Men of Valor è uno sparatutto in prima persona che immerge il giocatore nei panni di un marine americano durante la guerra del Vietnam. La storia segue Dean Shepard, un nuovo arrivato con un addestramento di base, che si unisce al suo plotone per affrontare le forze dell'NVA e del Vietcong in ambientazioni fedeli al 1965, tra imboscate nella giungla e scontri urbani legati a operazioni storiche come quelle di Khe Sanh e all'offensiva del Tet.
Gameplay
Il cuore del gioco è un'avanzata lineare attraverso missioni piene di scontri predefiniti. Il giocatore si muove in ambienti ricchi di dettagli, gestisce risorse limitate, usa armi d'epoca e risponde agli ordini della squadra. Le comunicazioni radio di amici e nemici rendono gli scontri più caotici, mentre l'assenza di rigenerazione della salute impone posizionamenti accurati e un uso costante dei ripari. Gli obiettivi, come neutralizzare postazioni, attraversare zone minate o condurre avanzate di plotone, puntano a un'autenticità storica. Tredici missioni distribuite in quattro operazioni alternano imboscate nella giungla a scontri ravvicinati in città e balistica realistica.
Modalità di gioco
La modalità giocatore singolo è incentrata sulla campagna divisa in tredici missioni e quattro operazioni. Il multiplayer supporta fino a ventiquattro partecipanti e offre diversi formati: Deathmatch e Team Deathmatch per scontri diretti, Recover The Documents come variante del classico "cattura la bandiera", Search And Destroy per attacchi coordinati su obiettivi e Multiplayer Mission per scenari asimmetrici di difesa e assalto. La versione PC aggiunge Frontline, una modalità di cattura e mantenimento in cui le squadre devono conquistare e difendere punti chiave nel tempo.

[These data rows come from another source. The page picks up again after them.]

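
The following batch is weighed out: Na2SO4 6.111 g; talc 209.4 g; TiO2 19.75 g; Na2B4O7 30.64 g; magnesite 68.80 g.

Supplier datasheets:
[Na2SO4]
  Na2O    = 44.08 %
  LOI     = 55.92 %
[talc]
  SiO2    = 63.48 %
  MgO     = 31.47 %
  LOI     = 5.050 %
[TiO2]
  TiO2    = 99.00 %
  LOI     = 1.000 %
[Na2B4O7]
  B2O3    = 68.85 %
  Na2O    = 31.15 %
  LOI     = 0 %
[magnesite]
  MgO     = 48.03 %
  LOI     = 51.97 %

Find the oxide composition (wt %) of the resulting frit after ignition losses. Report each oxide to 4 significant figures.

Glass mass = 284.8 g (batch 334.7 − LOI 49.94).
Composition: SiO2 46.68%, B2O3 7.408%, Na2O 4.298%, MgO 34.75%, TiO2 6.866%

Full precision is carried in every operation; working values are displayed rounded to four significant digits as written; every reported number is rounded exactly once — all derived quantities, which include LOI, the five compositions, net glass mass, totals, yield, are carried in exact precision, as given in the problem or answer text, using the weight values per 284.8 g of glass.
What the batch supplies per oxide:
  SiO2: 209.4·0.6348 = 132.9 g
  B2O3: 30.64·0.6885 = 21.10 g
  Na2O: 6.111·0.4408 + 30.64·0.3115 = 12.24 g
  MgO: 209.4·0.3147 + 68.80·0.4803 = 98.94 g
  TiO2: 19.75·0.9900 = 19.55 g
LOI: 6.111·0.5592 + 209.4·0.05050 + 19.75·0.01000 + 68.80·0.5197 = 49.94 g
batch − LOI leaves glass = 334.7 − 49.94 = 284.8 g (consistent with Σ oxide mass)
each wt % is 100 × oxide ÷ glass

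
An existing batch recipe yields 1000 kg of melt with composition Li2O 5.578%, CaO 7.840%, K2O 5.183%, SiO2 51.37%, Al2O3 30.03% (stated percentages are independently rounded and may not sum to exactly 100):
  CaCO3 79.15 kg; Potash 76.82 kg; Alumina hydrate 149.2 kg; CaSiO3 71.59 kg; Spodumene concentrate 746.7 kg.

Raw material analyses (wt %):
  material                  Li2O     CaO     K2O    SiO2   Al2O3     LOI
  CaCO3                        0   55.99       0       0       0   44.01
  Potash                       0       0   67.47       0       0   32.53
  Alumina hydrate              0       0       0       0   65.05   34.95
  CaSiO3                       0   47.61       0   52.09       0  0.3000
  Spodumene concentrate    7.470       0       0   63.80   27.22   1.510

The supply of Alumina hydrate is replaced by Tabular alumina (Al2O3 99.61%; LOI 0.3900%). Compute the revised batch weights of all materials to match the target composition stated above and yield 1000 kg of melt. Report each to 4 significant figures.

Values along the way are shown rounded to four significant figures at each printed step. Full float precision is maintained through every step — every reported value takes just one rounding; derived quantities are re-derived using the weight values at 1000 kg of glass in exact precision (the yield, the five compositions, the totals, ignition loss, glass mass) exactly as printed in the problem or answer text.
The oxide mass targets at 1000 kg melt:
  Li2O: 5.578% × 1000 = 55.78 kg
  CaO: 7.840% × 1000 = 78.40 kg
  K2O: 5.183% × 1000 = 51.83 kg
  SiO2: 51.37% × 1000 = 513.7 kg
  Al2O3: 30.03% × 1000 = 300.3 kg
Balance tally, oxide-wise, per the reported batch figures, for the quoted basis mass (target by target, the sums agree once rounding is allowed for):
  Li2O: 746.7·0.07470 = 55.78 kg (target 55.78 kg)
  CaO: 79.15·0.5599 + 71.59·0.4761 = 78.40 kg (target 78.40 kg)
  K2O: 76.82·0.6747 = 51.83 kg (target 51.83 kg)
  SiO2: 71.59·0.5209 + 746.7·0.6380 = 513.7 kg (target 513.7 kg)
  Al2O3: 97.42·0.9961 + 746.7·0.2722 = 300.3 kg (target 300.3 kg)
Auditing the glass mass value: total batch − LOI = 1000 kg (per-oxide target masses sum to 1000 kg; the stated basis being 1000 kg — any gap is answer rounding).
Adding the batch up: Σ batch = 1072 kg; the LOI term Σ batch·LOI equals 71.69 kg; yield = glass ÷ total batch = 93.31%.

Revised batch per 1000 kg melt:
  CaCO3: 79.15 kg
  Potash: 76.82 kg
  Tabular alumina: 97.42 kg
  CaSiO3: 71.59 kg
  Spodumene concentrate: 746.7 kg
Total batch = 1072 kg; LOI loss = 71.69 kg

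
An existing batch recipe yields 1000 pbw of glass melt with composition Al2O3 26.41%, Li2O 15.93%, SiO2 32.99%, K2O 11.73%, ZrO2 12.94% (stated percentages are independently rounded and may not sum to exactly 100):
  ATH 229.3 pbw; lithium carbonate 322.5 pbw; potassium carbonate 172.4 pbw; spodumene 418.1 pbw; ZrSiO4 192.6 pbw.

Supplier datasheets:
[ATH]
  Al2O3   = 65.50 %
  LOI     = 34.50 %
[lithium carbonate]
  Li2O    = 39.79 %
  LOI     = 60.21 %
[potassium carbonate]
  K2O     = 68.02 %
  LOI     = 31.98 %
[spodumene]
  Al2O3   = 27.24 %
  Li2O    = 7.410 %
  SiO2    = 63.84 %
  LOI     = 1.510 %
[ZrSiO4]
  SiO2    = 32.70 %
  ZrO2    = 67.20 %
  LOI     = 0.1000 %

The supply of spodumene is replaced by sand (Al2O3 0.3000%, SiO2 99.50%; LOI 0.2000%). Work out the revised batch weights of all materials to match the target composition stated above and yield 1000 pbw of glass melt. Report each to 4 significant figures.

The intermediate values are shown rounded to 4 significant digits between the steps. All internal work holds full precision at every stage; every reported figure is rounded once only. All derived quantities, including glass mass, the yield, five oxide percentages, totals, ignition loss, are rebuilt starting from the weights on 1000 pbw of glass in full float precision exactly as shown in the question or the answer.
Oxide mass targets, per 1000 pbw glass melt:
  Al2O3: 26.41% × 1000 = 264.1 pbw
  Li2O: 15.93% × 1000 = 159.3 pbw
  SiO2: 32.99% × 1000 = 329.9 pbw
  K2O: 11.73% × 1000 = 117.3 pbw
  ZrO2: 12.94% × 1000 = 129.4 pbw
Verifying the oxide balance from the weights as reported, at the basis given (delivered sums recover each target once rounding is allowed for):
  Al2O3: 402.0·0.6550 + 268.3·0.003000 = 264.1 pbw (target 264.1 pbw)
  Li2O: 400.4·0.3979 = 159.3 pbw (target 159.3 pbw)
  SiO2: 268.3·0.9950 + 192.6·0.3270 = 329.9 pbw (target 329.9 pbw)
  K2O: 172.4·0.6802 = 117.3 pbw (target 117.3 pbw)
  ZrO2: 192.6·0.6720 = 129.4 pbw (target 129.4 pbw)
Consistency of the glass mass: Σ batch − LOI loss = 1000 pbw (per-oxide target masses sum to 1000 pbw; against the stated basis, 1000 pbw — rounding explains the deltas).
Batch total: Σ batch = 1436 pbw; ignition loss, Σ(batch × LOI) = 435.6 pbw; yield = glass ÷ total batch = 69.66%.

Revised batch per 1000 pbw glass melt:
  ATH: 402.0 pbw
  lithium carbonate: 400.4 pbw
  potassium carbonate: 172.4 pbw
  sand: 268.3 pbw
  ZrSiO4: 192.6 pbw
Total batch = 1436 pbw; LOI loss = 435.6 pbw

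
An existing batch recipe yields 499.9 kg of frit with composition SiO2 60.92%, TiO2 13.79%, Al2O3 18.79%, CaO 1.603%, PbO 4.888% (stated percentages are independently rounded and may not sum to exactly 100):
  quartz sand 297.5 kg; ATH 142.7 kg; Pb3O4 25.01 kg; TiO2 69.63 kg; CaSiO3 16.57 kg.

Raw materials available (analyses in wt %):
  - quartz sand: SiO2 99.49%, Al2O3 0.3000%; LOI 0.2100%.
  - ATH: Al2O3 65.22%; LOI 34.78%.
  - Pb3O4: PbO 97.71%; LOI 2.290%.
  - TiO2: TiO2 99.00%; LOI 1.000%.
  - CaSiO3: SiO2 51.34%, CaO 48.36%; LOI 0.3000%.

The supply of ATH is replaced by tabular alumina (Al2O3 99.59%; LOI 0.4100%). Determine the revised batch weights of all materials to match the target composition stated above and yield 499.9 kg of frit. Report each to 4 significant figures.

Intermediates are printed with 4-significant-figure rounding between the steps — the working math maintains full precision in all steps. A single rounding completes each reported figure — derived quantities are recomputed in full precision (the yield, totals, glass mass, LOI, the five compositions) starting from the weights at 499.9 kg of glass, as quoted within the problem or the answer.
The oxide mass targets at 499.9 kg frit:
  SiO2: 60.92% × 499.9 = 304.5 kg
  TiO2: 13.79% × 499.9 = 68.94 kg
  Al2O3: 18.79% × 499.9 = 93.93 kg
  CaO: 1.603% × 499.9 = 8.013 kg
  PbO: 4.888% × 499.9 = 24.44 kg
Checking each oxide sum working from each reported weight, at the basis given (every target is met by its sum net of answer rounding effects):
  SiO2: 297.5·0.9949 + 16.57·0.5134 = 304.5 kg (target 304.5 kg)
  TiO2: 69.63·0.9900 = 68.93 kg (target 68.94 kg)
  Al2O3: 297.5·0.003000 + 93.42·0.9959 = 93.93 kg (target 93.93 kg)
  CaO: 16.57·0.4836 = 8.013 kg (target 8.013 kg)
  PbO: 25.01·0.9771 = 24.44 kg (target 24.44 kg)
Glass-mass sanity pass: total charge less LOI = 499.8 kg (per-oxide target masses sum to 499.9 kg; the stated basis being 499.9 kg — any gap is answer rounding).
Batch total: Σ batch = 502.1 kg; ignition loss, Σ(batch × LOI) = 2.327 kg; the yield ratio, glass ÷ batch: 99.54%.

Revised batch per 499.9 kg frit:
  quartz sand: 297.5 kg
  tabular alumina: 93.42 kg
  Pb3O4: 25.01 kg
  TiO2: 69.63 kg
  CaSiO3: 16.57 kg
Total batch = 502.1 kg; LOI loss = 2.327 kg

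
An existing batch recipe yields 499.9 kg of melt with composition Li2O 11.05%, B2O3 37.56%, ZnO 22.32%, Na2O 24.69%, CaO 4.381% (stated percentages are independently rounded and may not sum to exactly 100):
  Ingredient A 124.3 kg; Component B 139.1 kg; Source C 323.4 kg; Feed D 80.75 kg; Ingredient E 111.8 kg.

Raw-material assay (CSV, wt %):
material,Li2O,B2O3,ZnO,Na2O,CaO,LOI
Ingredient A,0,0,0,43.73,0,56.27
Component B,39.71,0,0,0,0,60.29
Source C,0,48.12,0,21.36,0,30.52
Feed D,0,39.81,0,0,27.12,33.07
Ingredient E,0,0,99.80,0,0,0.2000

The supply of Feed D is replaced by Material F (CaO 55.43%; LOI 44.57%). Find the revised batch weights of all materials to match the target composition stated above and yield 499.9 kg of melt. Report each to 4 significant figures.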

Ambientazione storica e meccaniche
Gli scontri si ispirano a battaglie documentate della guerra del Vietnam, con ambientazioni e tattiche fedeli a entrambi gli schieramenti. Le armi riproducono tempi di ricarica, rinculo e gestione delle munizioni realistici. Le interazioni con la squadra e i segnali audio rafforzano il senso di appartenenza al plotone, mentre i salvataggi permanenti e l'elevata difficoltà spingono a ripetere ogni sezione. Senza rigenerazione della salute, il giocatore deve contare su munizioni recuperate e movimenti tattici.
Vale la pena giocarci?
Su Steam le recensioni sono miste: il 68 % di giudizi positivi su oltre seicento valutazioni. Il titolo è indicato per chi cerca uno sparatutto old-school impegnativo, attento al contesto storico e alla gestione delle risorse. Chi desidera una ricostruzione diretta delle operazioni dei marine in Vietnam troverà nella struttura delle missioni e nelle modalità online una risposta alle proprie aspettative, mentre il sistema di salvataggio datato e la curva di difficoltà elevata possono limitare il pubblico più vasto. Il gioco è disponibile come pacchetto completo con campagna e modalità online.